NIPPON CHEMI-CON CORP. is building a development center in suburban Chicago to bolster its standing as the largest maker and supplier of aluminum electrolytic capacitors in North America. The initial man-date for the $1.8 million facility, which should be operational in April with a staff of eight people, is to work on capacitors for use in hybrid and electric vehicles. Other, more medium-term objectives for the Chemi-Con Laboratory are to research large capacitors for such applications as trains as well as to develop small, lightweight capacitors. UNITED CHEMI-CON, INC., NCC's North American sales and engineering unit, is headquartered in Rosemont, Illinois. In addition to sales, service and field-engineering support personnel located around the country, United Chemi-Con has warehouses in Brea, California and Lansing, North Carolina. The latter is the site of its onshore aluminum electrolytic capacitor factory, which was acquired in the fall of 1992.

Ownership of another early Japanese factory in the United States is changing hands as a result of the corporate restructuring underway at home. PIONEER CORP. has decided to sell the DVD production assets of its PIONEER VIDEO MANUFACTURING, INC. subsidiary in Carson, California to DELUXE VIDEO SERVICES INC. With the sale of the plant's four DVD manufacturing lines and related equipment for what industry sources estimate was between $36.7 million and $45.9 million, Pioneer expects to improve economies of scale by consolidating most of its DVD production in Japan. The company acquired the renamed PVM in 1982. Its work force of some 160 people currently turns out about 100,000 DVDs a month. Deluxe Video, a subsidiary of RANK GROUP PLC, is a major supplier of VHS duplication, packaging and fulfillment services worldwide.

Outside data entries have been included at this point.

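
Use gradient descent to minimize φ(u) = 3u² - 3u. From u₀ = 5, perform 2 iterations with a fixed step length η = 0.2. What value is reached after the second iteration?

φ′(u) = 6u - 3
Step 1: φ′(5) = 27; u₁ = 5 − 0.2·27 = -0.4
Step 2: φ′(-0.4) = -5.4; u₂ = -0.4 − 0.2·(-5.4) = 0.68

0.68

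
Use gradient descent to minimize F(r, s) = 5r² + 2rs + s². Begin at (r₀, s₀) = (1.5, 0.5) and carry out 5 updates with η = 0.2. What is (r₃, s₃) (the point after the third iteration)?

∇F = (10r + 2s, 2r + 2s)
(r₁, s₁) = (1.5, 0.5) − 0.2·(16, 4) = (-1.7, -0.3)
(r₂, s₂) = (-1.7, -0.3) − 0.2·(-17.6, -4) = (1.82, 0.5)
(r₃, s₃) = (1.82, 0.5) − 0.2·(19.2, 4.64) = (-2.02, -0.428)

(-2.02, -0.428)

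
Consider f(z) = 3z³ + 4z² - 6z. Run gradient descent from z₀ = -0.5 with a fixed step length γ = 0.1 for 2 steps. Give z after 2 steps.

f′(z) = 9z² + 8z - 6
Step 1: f′(-0.5) = -7.75; z₁ = -0.5 − 0.1·(-7.75) = 0.275
Step 2: f′(0.275) = -3.119375; z₂ = 0.275 − 0.1·(-3.119375) = 0.5869375

0.5869375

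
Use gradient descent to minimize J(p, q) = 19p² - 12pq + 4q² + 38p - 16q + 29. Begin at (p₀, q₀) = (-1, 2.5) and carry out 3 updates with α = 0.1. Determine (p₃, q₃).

∇J = (38p - 12q + 38, -12p + 8q - 16)
(p₁, q₁) = (-1, 2.5) − 0.1·(-30, 16) = (2, 0.9)
(p₂, q₂) = (2, 0.9) − 0.1·(103.2, -32.8) = (-8.32, 4.18)
(p₃, q₃) = (-8.32, 4.18) − 0.1·(-328.32, 117.28) = (24.512, -7.548)

(24.512, -7.548)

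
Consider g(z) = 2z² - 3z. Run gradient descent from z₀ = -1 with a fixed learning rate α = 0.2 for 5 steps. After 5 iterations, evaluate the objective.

g′(z) = 4z - 3
Step 1: g′(-1) = -7; z₁ = -1 − 0.2·(-7) = 0.4
Step 2: g′(0.4) = -1.4; z₂ = 0.4 − 0.2·(-1.4) = 0.68
Step 3: g′(0.68) = -0.28; z₃ = 0.68 − 0.2·(-0.28) = 0.736
Step 4: g′(0.736) = -0.056; z₄ = 0.736 − 0.2·(-0.056) = 0.7472
Step 5: g′(0.7472) = -0.0112; z₅ = 0.7472 − 0.2·(-0.0112) = 0.74944
g(0.74944) = -1.1249993728

-1.1249993728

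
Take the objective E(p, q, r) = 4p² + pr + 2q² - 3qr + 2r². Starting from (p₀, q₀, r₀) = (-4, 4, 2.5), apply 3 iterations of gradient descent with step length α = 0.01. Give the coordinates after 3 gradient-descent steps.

(-3.185585, 3.760155, 2.657014)

∇E = (8p + r, 4q - 3r, p - 3q + 4r)
Step 1: at (-4, 4, 2.5), ∇E = (-29.5, 8.5, -6) → (-4, 4, 2.5) − 0.01·(-29.5, 8.5, -6) = (-3.705, 3.915, 2.56)
Step 2: at (-3.705, 3.915, 2.56), ∇E = (-27.08, 7.98, -5.21) → (-3.705, 3.915, 2.56) − 0.01·(-27.08, 7.98, -5.21) = (-3.4342, 3.8352, 2.6121)
Step 3: at (-3.4342, 3.8352, 2.6121), ∇E = (-24.8615, 7.5045, -4.4914) → (-3.4342, 3.8352, 2.6121) − 0.01·(-24.8615, 7.5045, -4.4914) = (-3.185585, 3.760155, 2.657014)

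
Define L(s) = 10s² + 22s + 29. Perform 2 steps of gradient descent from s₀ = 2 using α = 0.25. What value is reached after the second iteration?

48.5

L′(s) = 20s + 22
s₁ = 2 − 0.25·62 = -13.5
s₂ = -13.5 − 0.25·(-248) = 48.5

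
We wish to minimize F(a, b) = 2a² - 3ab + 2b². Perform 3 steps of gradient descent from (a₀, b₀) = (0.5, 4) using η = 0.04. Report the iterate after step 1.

∇F = (4a - 3b, -3a + 4b)
Step 1: at (0.5, 4), ∇F = (-10, 14.5) → (0.5, 4) − 0.04·(-10, 14.5) = (0.9, 3.42)

(0.9, 3.42)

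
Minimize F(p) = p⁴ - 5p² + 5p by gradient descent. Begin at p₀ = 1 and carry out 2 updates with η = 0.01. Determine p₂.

1.01978796

F′(p) = 4p³ - 10p + 5
Step 1: F′(1) = -1; p₁ = 1 − 0.01·(-1) = 1.01
Step 2: F′(1.01) = -0.978796; p₂ = 1.01 − 0.01·(-0.978796) = 1.01978796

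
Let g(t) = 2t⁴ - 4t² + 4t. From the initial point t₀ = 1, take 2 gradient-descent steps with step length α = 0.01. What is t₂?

g′(t) = 8t³ - 8t + 4
Step 1: g′(1) = 4; t₁ = 1 − 0.01·4 = 0.96
Step 2: g′(0.96) = 3.397888; t₂ = 0.96 − 0.01·3.397888 = 0.92602112

0.92602112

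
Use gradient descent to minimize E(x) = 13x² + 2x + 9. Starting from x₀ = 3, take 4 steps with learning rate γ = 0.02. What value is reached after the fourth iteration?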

In a move designed to save both time and money, SONY CORP. reportedly will integrate the digital television research and development activities it now performs separately in Japan and at the Sony Technology Center at the company's huge production complex in San Diego, California. Among the areas apparently targeted for collaborative work, which will be handled via the Internet, are digital signal processor chips, decoders and software. The goal is to develop digital TV sets for release in Japan and the United States based on common specifications.

Computer, electronics and automotive companies around the world are quickly lining up to license SONY CORP.'s Memory Stick technology — a compact, stick-shaped recording media based on rewritable flash memory technology. Among the 46 companies interested in commercializing Memory Stick-compliant products are ADOBE SYSTEMS, INC., COMPAQ COMPUTER CORP., GENERAL MOTORS CORP. and TEXAS INSTRUMENTS INC. Memory Stick media now is available in storage capacities of 4 MB, 8 MB, 16 MB, 32 MB and 64 MB. A 256-MB product is slated for introduction in 2001.